Reviewed by: Glam Adelaide
Brothers Lachlan and Jaxon Fairbairn have come a long way since they began uploading home-made sketches on Youtube. Their achievements include 1.68 million subscribers, hosting a successful podcast, an AACTA nomination in 2020, and winning the Screen Australia “Skip Ahead” initiative in 2023. Now they are debuting their first live show, starting with a brief run at the Adelaide Fringe, which sold out before the opening night.
The brothers briefly greet the audience and describe their show as “like what we do online but in person,” squeezing six sketches into sixty minutes. Each scene starts with a different scenario that soon spirals into absurdity. From drunk airline pilots navigating pre-flight checks to medieval blacksmiths bickering over career ambitions and social faux pas, their humour thrives on awkward escalation and deadpan delivery. They are not afraid to laugh at, or even judge, their own material. Lachlan breaks character after the line “I wooed her with my juggling six seven” to berate the audience for laughing at what he considers a terrible joke. Everyday situations – a routine medical exam, a job interview, a visit to the principal’s office – quickly unravel as the brothers fixate on strange details, commit to bizarre character choices, and push a joke well past the point of comfort.

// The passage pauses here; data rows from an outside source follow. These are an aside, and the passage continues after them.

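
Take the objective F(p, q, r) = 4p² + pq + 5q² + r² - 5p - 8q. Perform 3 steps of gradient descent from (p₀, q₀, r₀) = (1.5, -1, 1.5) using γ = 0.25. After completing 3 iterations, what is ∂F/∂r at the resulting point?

0.375

∇F = (8p + q - 5, p + 10q - 8, 2r)
(p₁, q₁, r₁) = (1.5, -1, 1.5) − 0.25·(6, -16.5, 3) = (0, 3.125, 0.75)
(p₂, q₂, r₂) = (0, 3.125, 0.75) − 0.25·(-1.875, 23.25, 1.5) = (0.46875, -2.6875, 0.375)
(p₃, q₃, r₃) = (0.46875, -2.6875, 0.375) − 0.25·(-3.9375, -34.40625, 0.75) = (1.453125, 5.9140625, 0.1875)
∂F/∂r at (1.453125, 5.9140625, 0.1875) = 0.375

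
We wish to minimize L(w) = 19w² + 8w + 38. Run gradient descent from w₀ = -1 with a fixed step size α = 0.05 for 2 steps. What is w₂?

-0.85

L′(w) = 38w + 8
Step 1: L′(-1) = -30; w₁ = -1 − 0.05·(-30) = 0.5
Step 2: L′(0.5) = 27; w₂ = 0.5 − 0.05·27 = -0.85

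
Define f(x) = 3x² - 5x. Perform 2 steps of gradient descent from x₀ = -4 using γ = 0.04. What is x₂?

-1.9584

f′(x) = 6x - 5
Step 1: f′(-4) = -29; x₁ = -4 − 0.04·(-29) = -2.84
Step 2: f′(-2.84) = -22.04; x₂ = -2.84 − 0.04·(-22.04) = -1.9584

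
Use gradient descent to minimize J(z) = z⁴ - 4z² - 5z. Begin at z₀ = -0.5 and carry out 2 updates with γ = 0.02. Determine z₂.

-0.43689416

J′(z) = 4z³ - 8z - 5
z₁ = -0.5 − 0.02·(-1.5) = -0.47
z₂ = -0.47 − 0.02·(-1.655292) = -0.43689416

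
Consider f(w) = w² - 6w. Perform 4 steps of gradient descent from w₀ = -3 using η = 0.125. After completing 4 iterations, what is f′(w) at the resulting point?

-3.796875

f′(w) = 2w - 6
w₁ = -3 − 0.125·(-12) = -1.5
w₂ = -1.5 − 0.125·(-9) = -0.375
w₃ = -0.375 − 0.125·(-6.75) = 0.46875
w₄ = 0.46875 − 0.125·(-5.0625) = 1.1015625
f′(w) at (1.1015625) = -3.796875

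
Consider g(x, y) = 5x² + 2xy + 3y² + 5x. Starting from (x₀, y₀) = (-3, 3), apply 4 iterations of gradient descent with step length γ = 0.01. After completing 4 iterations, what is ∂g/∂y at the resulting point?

∇g = (10x + 2y + 5, 2x + 6y)
Step 1: at (-3, 3), ∇g = (-19, 12) → (-3, 3) − 0.01·(-19, 12) = (-2.81, 2.88)
Step 2: at (-2.81, 2.88), ∇g = (-17.34, 11.66) → (-2.81, 2.88) − 0.01·(-17.34, 11.66) = (-2.6366, 2.7634)
Step 3: at (-2.6366, 2.7634), ∇g = (-15.8392, 11.3072) → (-2.6366, 2.7634) − 0.01·(-15.8392, 11.3072) = (-2.478208, 2.650328)
Step 4: at (-2.478208, 2.650328), ∇g = (-14.481424, 10.945552) → (-2.478208, 2.650328) − 0.01·(-14.481424, 10.945552) = (-2.33339376, 2.54087248)
∂g/∂y at (-2.33339376, 2.54087248) = 10.57844736

10.57844736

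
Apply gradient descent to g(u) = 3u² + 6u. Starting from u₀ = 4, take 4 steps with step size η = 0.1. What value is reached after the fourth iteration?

g′(u) = 6u + 6
Step 1: g′(4) = 30; u₁ = 4 − 0.1·30 = 1
Step 2: g′(1) = 12; u₂ = 1 − 0.1·12 = -0.2
Step 3: g′(-0.2) = 4.8; u₃ = -0.2 − 0.1·4.8 = -0.68
Step 4: g′(-0.68) = 1.92; u₄ = -0.68 − 0.1·1.92 = -0.872

-0.872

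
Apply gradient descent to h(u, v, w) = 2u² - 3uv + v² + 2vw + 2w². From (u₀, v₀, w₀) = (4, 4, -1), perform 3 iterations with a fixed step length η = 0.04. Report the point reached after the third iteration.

∇h = (4u - 3v, -3u + 2v + 2w, 2v + 4w)
(u₁, v₁, w₁) = (4, 4, -1) − 0.04·(4, -6, 4) = (3.84, 4.24, -1.16)
(u₂, v₂, w₂) = (3.84, 4.24, -1.16) − 0.04·(2.64, -5.36, 3.84) = (3.7344, 4.4544, -1.3136)
(u₃, v₃, w₃) = (3.7344, 4.4544, -1.3136) − 0.04·(1.5744, -4.9216, 3.6544) = (3.671424, 4.651264, -1.459776)

(3.671424, 4.651264, -1.459776)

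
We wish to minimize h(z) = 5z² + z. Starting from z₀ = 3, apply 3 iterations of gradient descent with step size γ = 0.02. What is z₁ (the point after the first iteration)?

2.38

h′(z) = 10z + 1
Step 1: h′(3) = 31; z₁ = 3 − 0.02·31 = 2.38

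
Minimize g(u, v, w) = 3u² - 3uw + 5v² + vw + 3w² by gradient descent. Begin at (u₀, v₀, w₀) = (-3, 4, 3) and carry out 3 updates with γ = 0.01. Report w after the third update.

2.159914

∇g = (6u - 3w, 10v + w, -3u + v + 6w)
(u₁, v₁, w₁) = (-3, 4, 3) − 0.01·(-27, 43, 31) = (-2.73, 3.57, 2.69)
(u₂, v₂, w₂) = (-2.73, 3.57, 2.69) − 0.01·(-24.45, 38.39, 27.9) = (-2.4855, 3.1861, 2.411)
(u₃, v₃, w₃) = (-2.4855, 3.1861, 2.411) − 0.01·(-22.146, 34.272, 25.1086) = (-2.26404, 2.84338, 2.159914)
w = 2.159914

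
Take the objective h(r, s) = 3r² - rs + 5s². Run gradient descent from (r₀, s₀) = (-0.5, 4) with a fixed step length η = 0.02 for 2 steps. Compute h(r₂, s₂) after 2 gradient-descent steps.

33.2158966

∇h = (6r - s, -r + 10s)
Step 1: at (-0.5, 4), ∇h = (-7, 40.5) → (-0.5, 4) − 0.02·(-7, 40.5) = (-0.36, 3.19)
Step 2: at (-0.36, 3.19), ∇h = (-5.35, 32.26) → (-0.36, 3.19) − 0.02·(-5.35, 32.26) = (-0.253, 2.5448)
h(-0.253, 2.5448) = 33.2158966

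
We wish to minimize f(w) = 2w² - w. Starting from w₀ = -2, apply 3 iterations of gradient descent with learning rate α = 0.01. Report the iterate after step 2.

-1.8236

f′(w) = 4w - 1
w₁ = -2 − 0.01·(-9) = -1.91
w₂ = -1.91 − 0.01·(-8.64) = -1.8236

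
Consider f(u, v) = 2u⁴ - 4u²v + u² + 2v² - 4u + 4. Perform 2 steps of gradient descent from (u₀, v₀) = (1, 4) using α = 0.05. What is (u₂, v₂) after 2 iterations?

∇f = (8u³ - 8uv + 2u - 4, -4u² + 4v)
Step 1: at (1, 4), ∇f = (-26, 12) → (1, 4) − 0.05·(-26, 12) = (2.3, 3.4)
Step 2: at (2.3, 3.4), ∇f = (35.376, -7.56) → (2.3, 3.4) − 0.05·(35.376, -7.56) = (0.5312, 3.778)

(0.5312, 3.778)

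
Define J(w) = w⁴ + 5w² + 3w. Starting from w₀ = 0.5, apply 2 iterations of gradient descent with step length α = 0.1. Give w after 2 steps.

J′(w) = 4w³ + 10w + 3
Step 1: J′(0.5) = 8.5; w₁ = 0.5 − 0.1·8.5 = -0.35
Step 2: J′(-0.35) = -0.6715; w₂ = -0.35 − 0.1·(-0.6715) = -0.28285

-0.28285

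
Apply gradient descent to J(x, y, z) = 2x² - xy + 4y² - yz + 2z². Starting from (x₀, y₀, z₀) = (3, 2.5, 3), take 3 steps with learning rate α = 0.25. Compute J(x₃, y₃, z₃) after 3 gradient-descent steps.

9.6396484375

∇J = (4x - y, -x + 8y - z, -y + 4z)
(x₁, y₁, z₁) = (3, 2.5, 3) − 0.25·(9.5, 14, 9.5) = (0.625, -1, 0.625)
(x₂, y₂, z₂) = (0.625, -1, 0.625) − 0.25·(3.5, -9.25, 3.5) = (-0.25, 1.3125, -0.25)
(x₃, y₃, z₃) = (-0.25, 1.3125, -0.25) − 0.25·(-2.3125, 11, -2.3125) = (0.328125, -1.4375, 0.328125)
J(0.328125, -1.4375, 0.328125) = 9.6396484375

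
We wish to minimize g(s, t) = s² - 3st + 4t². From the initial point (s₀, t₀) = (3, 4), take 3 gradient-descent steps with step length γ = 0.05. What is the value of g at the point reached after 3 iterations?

∇g = (2s - 3t, -3s + 8t)
Step 1: at (3, 4), ∇g = (-6, 23) → (3, 4) − 0.05·(-6, 23) = (3.3, 2.85)
Step 2: at (3.3, 2.85), ∇g = (-1.95, 12.9) → (3.3, 2.85) − 0.05·(-1.95, 12.9) = (3.3975, 2.205)
Step 3: at (3.3975, 2.205), ∇g = (0.18, 7.4475) → (3.3975, 2.205) − 0.05·(0.18, 7.4475) = (3.3885, 1.832625)
g(3.3885, 1.832625) = 6.286440375

6.286440375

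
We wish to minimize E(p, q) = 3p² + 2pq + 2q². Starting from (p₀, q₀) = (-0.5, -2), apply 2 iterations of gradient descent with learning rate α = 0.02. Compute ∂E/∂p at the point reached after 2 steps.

∇E = (6p + 2q, 2p + 4q)
(p₁, q₁) = (-0.5, -2) − 0.02·(-7, -9) = (-0.36, -1.82)
(p₂, q₂) = (-0.36, -1.82) − 0.02·(-5.8, -8) = (-0.244, -1.66)
∂E/∂p at (-0.244, -1.66) = -4.784

-4.784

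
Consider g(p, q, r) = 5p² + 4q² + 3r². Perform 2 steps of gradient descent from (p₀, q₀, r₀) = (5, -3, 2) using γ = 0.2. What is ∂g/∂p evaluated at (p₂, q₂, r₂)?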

Without the magic of editing, the audience can see the mental gears grind and clank as the two brothers improvise. When a joke falters or a premise drifts, they do not hide it – they break character and call it out, with varying success. Each night includes a new, unrehearsed scene. On Friday, a sketch where Lachlan convinces Jaxon to join his UK soccer team falters under repeated false starts and crude Russian stereotypes. It lands unevenly, but the brothers’ willingness to let it wobble is part of the appeal.
Fair Dinkum is dry short-form comedy that thrives on awkwardness and self-awareness, fuelled by the chaotic energy of Lachlan and Jaxon constantly pushing each other – and the joke – further.